AURA: Active-Response Attribution under Treatment Ambiguity in Bacterial Cytological Profiling

2026-06-15Computer Vision and Pattern Recognition

Computer Vision and Pattern Recognition
AI summary

The authors studied how to figure out which antibiotics are actively affecting bacteria, rather than just which ones were applied, since resistant bacteria won't show changes from some drugs. They found that usual methods either assume the applied drugs are active or struggle to identify the active ones correctly. To solve this, they created AURA, a new approach that narrows down the active antibiotics by looking at changes in bacteria's appearance and ensuring the active set is a subset of those applied. AURA worked much better than previous tools, correctly identifying the active antibiotics about 95% of the time across different experiments. Their method also includes a way to withhold unsure predictions for more reliability.

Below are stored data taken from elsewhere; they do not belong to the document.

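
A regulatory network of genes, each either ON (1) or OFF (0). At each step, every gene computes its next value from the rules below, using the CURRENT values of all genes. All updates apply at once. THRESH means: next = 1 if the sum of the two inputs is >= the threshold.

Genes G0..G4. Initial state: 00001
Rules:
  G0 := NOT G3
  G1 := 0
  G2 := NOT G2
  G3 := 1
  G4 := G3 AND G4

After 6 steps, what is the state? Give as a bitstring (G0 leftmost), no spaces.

Step 1: G0=NOT G3=NOT 0=1 G1=0(const) G2=NOT G2=NOT 0=1 G3=1(const) G4=G3&G4=0&1=0 -> 10110
Step 2: G0=NOT G3=NOT 1=0 G1=0(const) G2=NOT G2=NOT 1=0 G3=1(const) G4=G3&G4=1&0=0 -> 00010
Step 3: G0=NOT G3=NOT 1=0 G1=0(const) G2=NOT G2=NOT 0=1 G3=1(const) G4=G3&G4=1&0=0 -> 00110
Step 4: G0=NOT G3=NOT 1=0 G1=0(const) G2=NOT G2=NOT 1=0 G3=1(const) G4=G3&G4=1&0=0 -> 00010
Step 5: G0=NOT G3=NOT 1=0 G1=0(const) G2=NOT G2=NOT 0=1 G3=1(const) G4=G3&G4=1&0=0 -> 00110
Step 6: G0=NOT G3=NOT 1=0 G1=0(const) G2=NOT G2=NOT 1=0 G3=1(const) G4=G3&G4=1&0=0 -> 00010

00010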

antibiotic resistanceE. colicytological profilinginverse attributionenergy-based modelsmorphological responsecross-replicate transferactive drug subsetstrain variabilityprediction abstention
Authors
Kartik Jhawar, Mrunmayee Deshpande, Wilfried Moreira, Guillermo C. Bazan, Lipo Wang
Abstract
When a bacterial sample is exposed to several antibiotics, not every applied drug necessarily acts: if the organism is resistant to one of them, that drug leaves no morphological trace. The clinically meaningful quantity is therefore not which antibiotics were applied, but which ones were active. We show that these two are sharply decoupled in real E. coli microscopy - naively assuming the applied combination equals the active one is correct only about 37% of the time - yet existing computational tools are ill-suited to recovering the active set. Forward perturbation models such as scGen, CPA, and IMPA are designed to predict appearance from treatment, not the reverse, and inverting them degrades sharply; discriminative image classifiers tend to memorise strain- and batch-specific texture and fail to transfer across experimental replicates. We introduce AURA, which reframes the task as constrained, energy-based inverse attribution. Its central inductive bias is that the active set must be a subset of the applied set; this collapses the candidate space and lets AURA infer the active subset of applied antibiotics by decomposing residual morphology into antibiotic response atoms and selecting the subset with the lowest reconstruction energy, using no strain label at test time. AURA-E adds evidence-aware abstention, withholding a prediction when candidate explanations remain near-equally plausible. On cross-replicate transfer in an E. coli cytological profiling dataset, AURA recovers the active antibiotic combination with 95.47% exact-match accuracy.